Julie placed a hand on her sister’s cheek. “I know. If it weren’t for the fact you were madly in love with Owen, I don’t think I’d let you go.”
Helen grinned, dimples popping into her cheek. “Speaking of Owen, he’s coming to escort me around to sell the breakfast meals this morning. He’ll be here any moment.” With impeccable timing, there was a knock on the door, and Helen perked up, eyes brightening. “That’ll be him!”
“Well, I’ll answer the door, and you tend to the food – I think the bacon is burning.”
Helen turned back to the stove with a shriek. Smiling to herself, Julie moved over to the door. She opened it to reveal a tall, handsome young man, blond-haired, blue-eyed, and with a wide, infectious grin.
“Hello, Julie!” Owen chirped. “Is Helen ready?”
“Nearly. She’s made breakfast for me and Sonny, bless her heart.
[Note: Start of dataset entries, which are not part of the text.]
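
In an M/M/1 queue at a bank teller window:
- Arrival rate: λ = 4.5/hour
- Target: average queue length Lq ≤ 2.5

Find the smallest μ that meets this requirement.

For M/M/1: Lq = λ²/(μ(μ-λ))
Need Lq ≤ 2.5, i.e. μ(μ-λ) ≥ λ²/2.5
μ² - 4.5μ - 20.25/2.5 ≥ 0  →  μ² - 4.5μ - 8.1000 ≥ 0
Quadratic formula (positive root): μ = [λ + √(λ² + 4×8.1000)]/2
Discriminant: 20.25 + 4×8.1000 = 52.6500, √52.6500 = 7.2560
μ ≥ (4.5 + 7.2560)/2 = 5.8780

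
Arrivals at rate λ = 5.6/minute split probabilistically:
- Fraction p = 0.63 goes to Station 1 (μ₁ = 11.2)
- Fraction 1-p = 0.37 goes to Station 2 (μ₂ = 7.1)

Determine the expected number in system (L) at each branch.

Effective rates: λ₁ = 5.6×0.63 = 3.528, λ₂ = 5.6×0.37 = 2.072
Station 1: ρ₁ = 3.528/11.2 = 0.3150, L₁ = ρ₁/(1-ρ₁) = 0.3150/(1-0.3150) = 0.4599
Station 2: ρ₂ = 2.072/7.1 = 0.29183, L₂ = ρ₂/(1-ρ₂) = 0.29183/(1-0.29183) = 0.4121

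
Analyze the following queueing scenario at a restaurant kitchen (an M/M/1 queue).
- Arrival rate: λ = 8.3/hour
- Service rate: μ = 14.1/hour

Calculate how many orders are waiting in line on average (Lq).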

She’s just serving up.”
“That’s my fiancée,” Owen said, looking dreamy. “She’s so kind.”
Helen shouldered past her sister, knocking her with the oversized basket perching on her arm. “Excuse me, Julie! I’ll see you later!”
“Be careful! You’re a menace with that basket!” Julie scolded. Not that Helen was listening, of course.
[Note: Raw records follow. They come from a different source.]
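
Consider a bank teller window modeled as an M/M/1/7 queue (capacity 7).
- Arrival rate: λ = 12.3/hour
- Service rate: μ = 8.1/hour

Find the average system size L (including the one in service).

ρ = λ/μ = 12.3/8.1 = 1.51852
P₀ = (1-ρ)/(1-ρ^(K+1)) = (1-1.51852)/(1-1.51852^8) = -0.5185/-27.2725 = 0.01901
P_K = P₀×ρ^K = 0.019013 × 1.51852^7 = 0.019013 × 18.6185 = 0.3540
L = ρ[1 - (K+1)ρ^K + Kρ^(K+1)] / [(1-ρ)(1-ρ^(K+1))]
L = 1.51852 × (1 - 8×18.61845 + 7×28.27249) / ((1 - 1.51852) × (1 - 28.27249)) = 5.3648 transactions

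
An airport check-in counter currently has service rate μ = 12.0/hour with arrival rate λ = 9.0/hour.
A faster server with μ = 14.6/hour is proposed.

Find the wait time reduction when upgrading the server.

System 1: ρ₁ = 9.0/12.0 = 0.7500, W₁ = 1/(12.0-9.0) = 0.33333
System 2: ρ₂ = 9.0/14.6 = 0.6164, W₂ = 1/(14.6-9.0) = 0.17857
Improvement: (W₁-W₂)/W₁ = (0.33333-0.17857)/0.33333 = 46.43%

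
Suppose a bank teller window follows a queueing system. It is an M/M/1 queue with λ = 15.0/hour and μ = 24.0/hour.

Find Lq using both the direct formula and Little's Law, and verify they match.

Method 1 (direct): Lq = λ²/(μ(μ-λ)) = 225.00/(24.0 × 9.00) = 1.0417

Method 2 (Little's Law):
W = 1/(μ-λ) = 1/9.00 = 0.111111
Wq = W - 1/μ = 0.111111 - 0.0416667 = 0.069444
Lq = λWq = 15.0 × 0.069444 = 1.0417 ✔ (matches Method 1)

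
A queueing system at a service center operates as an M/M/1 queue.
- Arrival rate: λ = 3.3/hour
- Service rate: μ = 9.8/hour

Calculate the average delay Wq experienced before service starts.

First, compute utilization: ρ = λ/μ = 3.3/9.8 = 0.3367
For M/M/1: Wq = λ/(μ(μ-λ))
Wq = 3.3/(9.8 × (9.8-3.3))
Wq = 3.3/(9.8 × 6.50)
Wq = 0.05181 hours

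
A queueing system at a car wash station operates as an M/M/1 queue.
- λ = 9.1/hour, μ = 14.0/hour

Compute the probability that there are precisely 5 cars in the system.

ρ = λ/μ = 9.1/14.0 = 0.6500
P(n) = (1-ρ)ρⁿ
P(5) = (1-0.6500) × 0.6500^5
P(5) = 0.35000 × 0.11603
P(5) = 0.04061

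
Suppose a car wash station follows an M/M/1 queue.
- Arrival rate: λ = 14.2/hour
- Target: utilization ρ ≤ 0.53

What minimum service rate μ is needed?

ρ = λ/μ, so μ = λ/ρ
μ ≥ 14.2/0.53 = 26.7925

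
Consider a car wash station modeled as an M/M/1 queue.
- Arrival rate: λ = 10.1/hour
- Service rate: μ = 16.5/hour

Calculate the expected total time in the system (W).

First, compute utilization: ρ = λ/μ = 10.1/16.5 = 0.6121
For M/M/1: W = 1/(μ-λ)
W = 1/(16.5-10.1) = 1/6.40
W = 0.1562 hours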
Julie stood in the doorway, with her son balanced on her hip, and watched Helen walk away. She was hand-in-hand with Owen, who was looking down adoringly as Helen chattered. She was telling some long and involved story, and Owen looked as though he’d never heard anything half so interesting. They loved each other so much. It was the sort of love that Julie had always dreamt of her sister finding one day.
She’d never dreamt that she’d find it for herself, though. Suddenly, Julie’s eyes were welling up with tears. She laughed at herself, sniffling.
“Everything alright?” Sonny murmured, appearing at the door behind her. He’d washed and dressed but hadn’t yet shaved. He smiled down at Benji, who squealed with joy to see his father. Sonny scooped Benji out of Julie’s arms, holding him close for a hug and kiss.
“Yes, yes, I’m fine. I’m just thinking how Helen is going to get married and leave, and I’m going to be heartbroken. We were always inseparable, me and Helen. I’ll miss her, but now she’s fallen in love, she won’t spare a thought for her old sister.”
Sonny tilted his head, looking thoughtfully at Julie. “Well, it’s not as if she won’t love you anymore. Love takes many forms, and romantic love is just one of them.”
“Oh, I know, I know, I’m just finding it hard to let her go. I’m almost grieving, can you believe it? Isn’t that ridiculous?”
Sonny used his free arm to pull Julie close, pressing a kiss to the top of her head. “I don’t think it’s ridiculous. And I don’t think you two are going to grow apart, or start living separate lives, or anything like that. This is a new chapter, not the end of the book.”
Julie tilted back her head, looking up at him thoughtfully. “A new chapter, not the end of the book. I like that. That’s a good image.”
“Yes, I thought so. Well, since Helen won’t be here much longer to make us delicious food for breakfast and settle down our offspring, perhaps we should make the most of it, eh?” Sonny said, grinning down at Julie. “This food smells delicious. Let’s tuck in before it gets cold.”
Julie smiled. “You don’t have to tell me twice.”
Sonny bent down and kissed her, despite the awkward angle and Benji tugging strongly on his ear.
“I love you, Julie,” Sonny whispered softly.
And just like that, the ache in her heart that had been there since Helen announced she was getting married was soothed, and Julie smiled affectionately up at her husband.
How on earth was I so lucky? she thought.
“I love you too, Sonny,” Julie said aloud. “I have to say, I can’t wait for our new chapter.”